Community Leaders | Empowering Stories for International Overdose Awareness Day | Peer Education in Western Australia – Standing on the Shoulders of Giants

In News by AIVL

There are too many brilliant people to count, all of whom contributed to the Peer Based Harm Reduction Western Australia (PBHRWA) Take Home Naloxone Program over the years. They all put their hearts and souls into building a Program that has been providing Take Home Naloxone for more than a decade and is still evolving today. In 2010 the Overdose Prevention and Management (OPAM) peer-education project was founded and, back in January 2013, a Peer Naloxone Pilot Program (based around monthly three-hour community training sessions) began prescribing naloxone to those at risk of experiencing or witnessing opioid overdose.

These days, you can walk into PBHRWA any time they are open and leave with free Naloxone, and the confidence to use it, in as little as five to ten minutes. The introduction of this Naloxone Brief Education model in late 2018 made Take Home Naloxone more accessible. With the wind-up of the OPAM project in June this year and the launch of their new Naloxone Peer Education Project in July, PBHRWA are hoping to take that accessibility to the next level by recruiting and training Peer Educators in the Perth Metro area to provide Naloxone Brief Education sessions to people in their communities.

Peta Gava, a Peer Worker and the Project Officer for the new Program, sees an “army of people in our community who have expertise they can share at any place and time with people who may not be accessing NSPs, pharmacies, or any service at all for that matter. Take Home Naloxone is not new to our consumer community. Over the last decade, so many people have contributed to building our Naloxone Program into what it is today. It is a part of the heritage of this organisation that I am very proud of, but the work isn’t finished. We can do more.”

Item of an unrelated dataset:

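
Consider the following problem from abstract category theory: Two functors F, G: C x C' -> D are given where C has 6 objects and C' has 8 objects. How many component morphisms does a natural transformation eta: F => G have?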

The Peer Educators trained by PBHRWA will act as “distribution hubs in suburbs where there is a need but there aren’t services that people can just walk into. Peer Educators will reach people we can’t”. They and the people in the community who will be trained by them, will be essential in saving many more lives and preventing non-fatal overdose-related harm (such as acquired brain injury).

At PBHRWA, between 90 and 120 Naloxone devices are already distributed every month. For some, it is the first time they have received Take Home Naloxone. More often, people come to replenish their previous supply which they report was used to save a life in the community.

Peta feels lucky to be part of a community like ours. For her, Peer Education is a way to fight back against stigma, because it “empowers people to understand that their experience has value, and that changes the way we see ourselves.” As she says,

“Our community is so resilient. If there is one thing we’ve learned from being marginalised at every turn for all these years, it’s how to look out for each other.”